Apple apparently welcomes the iPad cannibalizing the market for both Windows PCs and Macs, according to comments made during the company's Jan. 24 earnings call.
"There is cannibalization clearly of the Mac by the iPad, but we continue to believe there is much more cannibalization of Windows PCs by the iPad," Apple CEO Tim Cook told analysts and media listening to the call, "and there's many more of them to cannibalize. And so we love that trend."

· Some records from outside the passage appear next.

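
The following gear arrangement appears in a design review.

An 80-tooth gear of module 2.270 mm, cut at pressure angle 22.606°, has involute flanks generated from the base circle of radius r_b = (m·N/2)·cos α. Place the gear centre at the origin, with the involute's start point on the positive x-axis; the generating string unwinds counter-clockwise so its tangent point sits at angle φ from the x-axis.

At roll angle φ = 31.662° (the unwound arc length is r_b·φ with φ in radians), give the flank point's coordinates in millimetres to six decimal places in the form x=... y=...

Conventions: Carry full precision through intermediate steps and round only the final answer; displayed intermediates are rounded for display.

single-mesh involute tooth geometry (80T wheel at module 2.270)
pitch radius r_p = m·N/2 = 2.270·80/2 = 90.800000
base radius r_b = r_p·cos α = 90.800000·cos 22.606° = 83.823833
roll angle φ = 31.662° = 0.55260615 rad
x = r_b·(cos φ + φ·sin φ) = 95.661972
y = r_b·(sin φ − φ·cos φ) = 4.572701

x=95.661972 y=4.572701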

He also suggested that iOS devices are gaining more traction in the enterprise space, traditionally a stronghold for Windows PCs. "We've seen iPhones sort of being a catalyst," he said. "And the iPad moves after the iPhone. And in several accounts, we've seen the Mac follow that. So there are clear examples where one product has pulled the other."

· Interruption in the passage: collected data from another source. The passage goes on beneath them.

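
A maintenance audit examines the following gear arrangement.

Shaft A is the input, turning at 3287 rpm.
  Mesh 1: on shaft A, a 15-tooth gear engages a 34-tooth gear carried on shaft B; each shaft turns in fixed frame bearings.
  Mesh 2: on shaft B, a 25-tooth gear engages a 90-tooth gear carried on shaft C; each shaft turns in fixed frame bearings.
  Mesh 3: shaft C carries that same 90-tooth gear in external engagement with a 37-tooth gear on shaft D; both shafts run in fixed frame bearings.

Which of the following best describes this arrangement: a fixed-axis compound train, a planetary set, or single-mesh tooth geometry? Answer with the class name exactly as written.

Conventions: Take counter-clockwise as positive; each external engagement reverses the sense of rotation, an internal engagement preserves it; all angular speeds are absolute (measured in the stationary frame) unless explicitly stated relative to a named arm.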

Apple's revenue for its fiscal 2012 first quarter topped $46.33 billion, with a net profit of $13.06 billion. Quarterly iPad sales hit 15.43 million units.
But Apple isn't ready to totally dismiss Microsoft as a competitor in the mobility space, in which Google Android and Apple are battling for market share dominance. "So iOS is doing extremely well," Cook added. "I wouldn't say it's a two-horse race. There's a horse in Redmond that always suits up and runs and keeps running."

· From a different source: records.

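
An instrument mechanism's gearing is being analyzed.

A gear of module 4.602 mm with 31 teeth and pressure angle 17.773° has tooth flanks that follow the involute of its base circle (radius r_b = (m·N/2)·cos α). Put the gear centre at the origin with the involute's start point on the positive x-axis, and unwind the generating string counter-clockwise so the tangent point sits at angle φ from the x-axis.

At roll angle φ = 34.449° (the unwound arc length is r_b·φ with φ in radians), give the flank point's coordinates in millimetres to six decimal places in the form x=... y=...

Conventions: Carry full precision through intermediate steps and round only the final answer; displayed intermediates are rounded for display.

single-mesh involute tooth geometry (31T wheel at module 4.602)
pitch radius r_p = m·N/2 = 4.602·31/2 = 71.331000
base radius r_b = r_p·cos α = 71.331000·cos 17.773° = 67.926610
roll angle φ = 34.449° = 0.60124847 rad
x = r_b·(cos φ + φ·sin φ) = 79.116821
y = r_b·(sin φ − φ·cos φ) = 4.745686

x=79.116821 y=4.745686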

Nonetheless, Cook's comments reinforce the theory underlying Microsoft's own decision to port its upcoming Windows 8 to tablets in addition to traditional PCs. With businesses and consumers embracing mobile devices such as tablets and smartphones as one of their primary computing devices (if not their main device), Windows needs to spread to other form factors in order to stay relevant.
Despite the Windows brand name and what will surely be an intensive marketing push, Windows 8 could face something of an uphill battle in attempting to seize share from the iPad. Other tablets have plunged into the tablet arena with huge advertising budgets and the stated aim of becoming an "iPad killer," only to find apathetic customers and a general lack of buzz.
"Our checks indicate most sales of most competing tablet offerings including the Motorola Xyboard, RIM PlayBook, HTC View 4G, Samsung Galaxy tab and several other Android-based devices," T. Michael Walkley, an analyst with Canaccord Genuity, wrote in a Jan. 24 research note. "Also consistent with our checks, the Amazon Kindle Fire did not adversely impact iPad sales but more likely had a greater impact on e-reader sales."
And if Microsoft and its manufacturing partners begin rolling out Windows 8 tablets in the second half of the year, their shiny new devices could find themselves battling toe-to-toe against Apple's next-generation tablet. Walkley predicted that the iPad 3 will debut during the June quarter.